With her big round eyes, her button nose and her I'm-ready-for-fun expression, the kitten named cc (short for carbon copy and copy cat) has a face that's almost impossible not to love, which may help explain why the hostility that usually accompanies news on the cloning front was almost drowned out last week by the sound of the press corps cooing on cue.

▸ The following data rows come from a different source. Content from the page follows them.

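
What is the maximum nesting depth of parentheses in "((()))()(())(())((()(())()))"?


Input: "((()))()(())(())((()(())()))"
Tracking depth:
  Position 0 '(': depth becomes 1
  Position 1 '(': depth becomes 2
  Position 2 '(': depth becomes 3
  Position 3 ')': depth becomes 2
  Position 4 ')': depth becomes 1
  Position 5 ')': depth becomes 0
  Position 6 '(': depth becomes 1
  Position 7 ')': depth becomes 0
  Position 8 '(': depth becomes 1
  Position 9 '(': depth becomes 2
  Position 10 ')': depth becomes 1
  Position 11 ')': depth becomes 0
  Position 12 '(': depth becomes 1
  Position 13 '(': depth becomes 2
  Position 14 ')': depth becomes 1
  Position 15 ')': depth becomes 0
  Position 16 '(': depth becomes 1
  Position 17 '(': depth becomes 2
  Position 18 '(': depth becomes 3
  Position 19 ')': depth becomes 2
  Position 20 '(': depth becomes 3
  Position 21 '(': depth becomes 4
  Position 22 ')': depth becomes 3
  Position 23 ')': depth becomes 2
  Position 24 '(': depth becomes 3
  Position 25 ')': depth becomes 2
  Position 26 ')': depth becomes 1
  Position 27 ')': depth becomes 0
Maximum depth reached: 4

4


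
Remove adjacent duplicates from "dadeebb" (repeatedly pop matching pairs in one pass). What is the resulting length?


Input: dadeebb
Stack-based adjacent duplicate removal:
  Read 'd': push. Stack: d
  Read 'a': push. Stack: da
  Read 'd': push. Stack: dad
  Read 'e': push. Stack: dade
  Read 'e': matches stack top 'e' => pop. Stack: dad
  Read 'b': push. Stack: dadb
  Read 'b': matches stack top 'b' => pop. Stack: dad
Final stack: "dad" (length 3)

3


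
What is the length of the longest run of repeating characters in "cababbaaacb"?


Input: "cababbaaacb"
Scanning for longest run:
  Position 1 ('a'): new char, reset run to 1
  Position 2 ('b'): new char, reset run to 1
  Position 3 ('a'): new char, reset run to 1
  Position 4 ('b'): new char, reset run to 1
  Position 5 ('b'): continues run of 'b', length=2
  Position 6 ('a'): new char, reset run to 1
  Position 7 ('a'): continues run of 'a', length=2
  Position 8 ('a'): continues run of 'a', length=3
  Position 9 ('c'): new char, reset run to 1
  Position 10 ('b'): new char, reset run to 1
Longest run: 'a' with length 3

3


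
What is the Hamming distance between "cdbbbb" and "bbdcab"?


Comparing "cdbbbb" and "bbdcab" position by position:
  Position 0: 'c' vs 'b' => differ
  Position 1: 'd' vs 'b' => differ
  Position 2: 'b' vs 'd' => differ
  Position 3: 'b' vs 'c' => differ
  Position 4: 'b' vs 'a' => differ
  Position 5: 'b' vs 'b' => same
Total differences (Hamming distance): 5

5


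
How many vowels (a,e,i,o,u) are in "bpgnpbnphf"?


Input: bpgnpbnphf
Checking each character:
  'b' at position 0: consonant
  'p' at position 1: consonant
  'g' at position 2: consonant
  'n' at position 3: consonant
  'p' at position 4: consonant
  'b' at position 5: consonant
  'n' at position 6: consonant
  'p' at position 7: consonant
  'h' at position 8: consonant
  'f' at position 9: consonant
Total vowels: 0

0


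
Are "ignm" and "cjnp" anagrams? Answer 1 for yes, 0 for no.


Strings: "ignm", "cjnp"
Sorted first:  gimn
Sorted second: cjnp
Differ at position 0: 'g' vs 'c' => not anagrams

0


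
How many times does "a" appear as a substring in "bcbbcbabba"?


Searching for "a" in "bcbbcbabba"
Scanning each position:
  Position 0: "b" => no
  Position 1: "c" => no
  Position 2: "b" => no
  Position 3: "b" => no
  Position 4: "c" => no
  Position 5: "b" => no
  Position 6: "a" => MATCH
  Position 7: "b" => no
  Position 8: "b" => no
  Position 9: "a" => MATCH
Total occurrences: 2

2


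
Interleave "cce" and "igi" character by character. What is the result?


Interleaving "cce" and "igi":
  Position 0: 'c' from first, 'i' from second => "ci"
  Position 1: 'c' from first, 'g' from second => "cg"
  Position 2: 'e' from first, 'i' from second => "ei"
Result: cicgei

cicgei


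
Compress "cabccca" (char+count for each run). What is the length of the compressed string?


Input: cabccca
Runs:
  'c' x 1 => "c1"
  'a' x 1 => "a1"
  'b' x 1 => "b1"
  'c' x 3 => "c3"
  'a' x 1 => "a1"
Compressed: "c1a1b1c3a1"
Compressed length: 10

10


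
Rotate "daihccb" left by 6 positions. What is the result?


Input: "daihccb", rotate left by 6
First 6 characters: "daihcc"
Remaining characters: "b"
Concatenate remaining + first: "b" + "daihcc" = "bdaihcc"

bdaihcc


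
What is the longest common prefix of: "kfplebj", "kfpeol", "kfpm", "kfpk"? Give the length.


Words: kfplebj, kfpeol, kfpm, kfpk
  Position 0: all 'k' => match
  Position 1: all 'f' => match
  Position 2: all 'p' => match
  Position 3: ('l', 'e', 'm', 'k') => mismatch, stop
LCP = "kfp" (length 3)

3


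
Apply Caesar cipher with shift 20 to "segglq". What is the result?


Caesar cipher: shift "segglq" by 20
  's' (pos 18) + 20 = pos 12 = 'm'
  'e' (pos 4) + 20 = pos 24 = 'y'
  'g' (pos 6) + 20 = pos 0 = 'a'
  'g' (pos 6) + 20 = pos 0 = 'a'
  'l' (pos 11) + 20 = pos 5 = 'f'
  'q' (pos 16) + 20 = pos 10 = 'k'
Result: myaafk

myaafk


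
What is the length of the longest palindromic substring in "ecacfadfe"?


Input: "ecacfadfe"
Checking substrings for palindromes:
  [1:4] "cac" (len 3) => palindrome
Longest palindromic substring: "cac" with length 3

3


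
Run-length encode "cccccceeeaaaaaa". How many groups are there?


Input: cccccceeeaaaaaa
Scanning for consecutive runs:
  Group 1: 'c' x 6 (positions 0-5)
  Group 2: 'e' x 3 (positions 6-8)
  Group 3: 'a' x 6 (positions 9-14)
Total groups: 3

3


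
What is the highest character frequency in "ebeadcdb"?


Input: ebeadcdb
Character counts:
  'a': 1
  'b': 2
  'c': 1
  'd': 2
  'e': 2
Maximum frequency: 2

2


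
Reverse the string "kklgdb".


Input: kklgdb
Reading characters right to left:
  Position 5: 'b'
  Position 4: 'd'
  Position 3: 'g'
  Position 2: 'l'
  Position 1: 'k'
  Position 0: 'k'
Reversed: bdglkk

bdglkk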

Cc is the name the scientists behind the first cloned house pet gave their creation, a shorthaired calico that is a genetic (though not a visual) duplicate of her biological mom. Because she is so seductively cute--pulling at the same heartstrings an infant human clone would invariably tug--she lays bare the emotional subtext that has so far been missing in the great cloning debate. It's one thing to argue the merits of cloning when you're talking about uncuddly sheep, mice, cattle, goats and pigs. It's quite another when the clone is practically sitting in your lap, mewing and purring and begging for love.
And so it was last week that a debate that began in 1997 with the cloning of Dolly the sheep took on a new urgency. Public opinion was once again split along ethical fault lines, although this time pro-cloners were joined by pet lovers and anti-cloners drew support from the A.S.P.C.A. and the Humane Society. "We must question the social purpose here," said Wayne Pacelle, senior vice president of the Humane Society's U.S. branch. "Just because you're capable of something doesn't mean you should act on it."